论文标题
通过星形PFA对Trie高度的平滑分析
Smoothed Analysis of Trie Height by Star-like PFAs
论文作者
论文摘要
尝试是信息检索的通用数据结构。 Trie的最重要参数是其高度$ h $,其等于集合$ a $ a $的最长公共前缀的长度。对随机尝试的分析调查表明,$ {\ bf e}(h)\在o(\ log(\ | a \ |))$中,尽管在最坏情况下$ h $是无限的。此外,$ H $的分销功能的敏锐结果是许多随机弦源而闻名的。但是,由于平均案例分析背后建模的固有弱点 - 分析以随机数据为主 - 这些结果可以完全解释以下事实:在许多实际情况下,Trie高度是对数。我们提出了一个新的半随机字符串模型,并执行平滑的分析,以便为实际发现提供更严格的解释。我们认为的扰动函数是基于概率有限自动机(PFA)的,我们表明代表PFA的过渡概率完全表征了平滑Trie高度的渐近生长。我们的主要结果是二分法性质---对数或无界的 - 乍看之下肯定不足为奇,但是我们还提供了定量的上限和下限,这些上限是使用多变量生成函数得出的,以表达扰动PFA的计算。直接结果是用于编辑扰动的对数Trie高度(即随机插入,删除和替换)。
Tries are general purpose data structures for information retrieval. The most significant parameter of a trie is its height $H$ which equals the length of the longest common prefix of any two string in the set $A$ over which the trie is built. Analytical investigations of random tries suggest that ${\bf E}(H)\in O(\log(\|A\|))$, although $H$ is unbounded in the worst case. Moreover, sharp results on the distribution function of $H$ are known for many different random string sources.
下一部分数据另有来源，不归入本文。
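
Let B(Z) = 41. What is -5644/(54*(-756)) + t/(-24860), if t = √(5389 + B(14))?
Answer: 1411/10206 - √5430/24860 ≈ 0.13529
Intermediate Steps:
t = √5430 (t = √(5389 + 41) = √5430 ≈ 73.688)
-5644/(54*(-756)) + t/(-24860) = -5644/(54*(-756)) + √5430/(-24860) = -5644/(-40824) + √5430*(-1/24860) = -5644*(-1/40824) - √5430/24860 = 1411/10206 - √5430/24860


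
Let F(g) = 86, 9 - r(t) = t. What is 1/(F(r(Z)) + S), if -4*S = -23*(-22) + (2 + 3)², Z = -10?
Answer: -4/187 ≈ -0.021390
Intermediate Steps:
r(t) = 9 - t
S = -531/4 (S = -(-23*(-22) + (2 + 3)²)/4 = -(506 + 5²)/4 = -(506 + 25)/4 = -¼*531 = -531/4 ≈ -132.75)
1/(F(r(Z)) + S) = 1/(86 - 531/4) = 1/(-187/4) = -4/187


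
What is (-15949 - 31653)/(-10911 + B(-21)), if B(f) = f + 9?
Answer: 47602/10923 ≈ 4.3580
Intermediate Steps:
B(f) = 9 + f
(-15949 - 31653)/(-10911 + B(-21)) = (-15949 - 31653)/(-10911 + (9 - 21)) = -47602/(-10911 - 12) = -47602/(-10923) = -47602*(-1/10923) = 47602/10923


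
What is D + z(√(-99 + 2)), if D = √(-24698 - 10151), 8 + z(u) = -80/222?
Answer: -928/111 + I*√34849 ≈ -8.3604 + 186.68*I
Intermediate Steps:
z(u) = -928/111 (z(u) = -8 - 80/222 = -8 - 80*1/222 = -8 - 40/111 = -928/111)
D = I*√34849 (D = √(-34849) = I*√34849 ≈ 186.68*I)
D + z(√(-99 + 2)) = I*√34849 - 928/111 = -928/111 + I*√34849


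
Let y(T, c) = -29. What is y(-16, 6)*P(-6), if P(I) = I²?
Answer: -1044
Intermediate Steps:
y(-16, 6)*P(-6) = -29*(-6)² = -29*36 = -1044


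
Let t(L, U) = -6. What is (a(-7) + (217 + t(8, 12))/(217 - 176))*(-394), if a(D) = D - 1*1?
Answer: 46098/41 ≈ 1124.3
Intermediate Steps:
a(D) = -1 + D (a(D) = D - 1 = -1 + D)
(a(-7) + (217 + t(8, 12))/(217 - 176))*(-394) = ((-1 - 7) + (217 - 6)/(217 - 176))*(-394) = (-8 + 211/41)*(-394) = -117/41*(-394) = 46098/41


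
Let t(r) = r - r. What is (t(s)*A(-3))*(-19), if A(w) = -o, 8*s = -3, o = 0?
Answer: 0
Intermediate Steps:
s = -3/8 (s = (1/8)*(-3) = -3/8 ≈ -0.37500)
t(r) = 0
A(w) = 0 (A(w) = -1*0 = 0)
(t(s)*A(-3))*(-19) = (0*0)*(-19) = 0*(-19) = 0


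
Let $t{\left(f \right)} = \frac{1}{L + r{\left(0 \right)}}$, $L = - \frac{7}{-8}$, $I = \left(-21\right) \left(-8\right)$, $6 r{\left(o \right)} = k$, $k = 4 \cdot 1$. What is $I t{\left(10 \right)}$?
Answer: $\frac{4032}{37} \approx 108.97$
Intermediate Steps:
$k = 4$
$r{\left(o \right)} = \frac{2}{3}$ ($r{\left(o \right)} = \frac{1}{6} \cdot 4 = \frac{2}{3}$)
$I = 168$
$L = \frac{7}{8}$ ($L = \left(-7\right) \left(- \frac{1}{8}\right) = \frac{7}{8} \approx 0.875$)
$t{\left(f \right)} = \frac{24}{37}$ ($t{\left(f \right)} = \frac{1}{\frac{7}{8} + \frac{2}{3}} = \frac{1}{\frac{37}{24}} = \frac{24}{37}$)
$I t{\left(10 \right)} = 168 \cdot \frac{24}{37} = \frac{4032}{37}$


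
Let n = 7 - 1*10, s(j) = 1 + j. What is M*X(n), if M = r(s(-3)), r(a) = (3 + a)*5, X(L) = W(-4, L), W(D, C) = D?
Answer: -20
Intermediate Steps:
n = -3 (n = 7 - 10 = -3)
X(L) = -4
r(a) = 15 + 5*a
M = 5 (M = 15 + 5*(1 - 3) = 15 + 5*(-2) = 15 - 10 = 5)
M*X(n) = 5*(-4) = -20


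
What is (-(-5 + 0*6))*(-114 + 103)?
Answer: -55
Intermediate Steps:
(-(-5 + 0*6))*(-114 + 103) = -(-5 + 0)*(-11) = -1*(-5)*(-11) = 5*(-11) = -55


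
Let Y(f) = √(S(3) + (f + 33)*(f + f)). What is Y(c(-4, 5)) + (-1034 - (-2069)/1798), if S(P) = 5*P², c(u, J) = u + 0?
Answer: -1857063/1798 + I*√187 ≈ -1032.8 + 13.675*I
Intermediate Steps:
c(u, J) = u
Y(f) = √(45 + 2*f*(33 + f)) (Y(f) = √(5*3² + (f + 33)*(f + f)) = √(5*9 + (33 + f)*(2*f)) = √(45 + 2*f*(33 + f)))
Y(c(-4, 5)) + (-1034 - (-2069)/1798) = √(45 + 2*(-4)² + 66*(-4)) + (-1034 - (-2069)/1798) = √(45 + 2*16 - 264) + (-1034 - (-2069)/1798) = √(45 + 32 - 264) + (-1034 - 1*(-2069/1798)) = √(-187) + (-1034 + 2069/1798) = I*√187 - 1857063/1798 = -1857063/1798 + I*√187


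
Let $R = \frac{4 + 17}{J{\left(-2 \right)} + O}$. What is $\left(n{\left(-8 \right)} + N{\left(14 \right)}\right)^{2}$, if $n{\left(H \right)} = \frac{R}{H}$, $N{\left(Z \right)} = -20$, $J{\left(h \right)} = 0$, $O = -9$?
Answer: $\frac{223729}{576} \approx 388.42$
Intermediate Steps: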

But because of the inherent weakness of the modeling behind average-case analysis---analyses being dominated by random data---these results can utterly explain the fact that in many practical situations the trie height is logarithmic. We propose a new semi-random string model and perform a smoothed analysis in order to give a mathematically more rigorous explanation for the practical findings. The perturbation functions which we consider are based on probabilistic finite automata (PFA) and we show that the transition probabilities of the representing PFA completely characterize the asymptotic growth of the smoothed trie height. Our main result is of dichotomous nature---logarithmic or unbounded---and is certainly not surprising at first glance, but we also give quantitative upper and lower bounds, which are derived using multivariate generating function in order to express the computations of the perturbing PFA. A direct consequence is the logarithmic trie height for edit perturbations(i.e., random insertions, deletions and substitutions).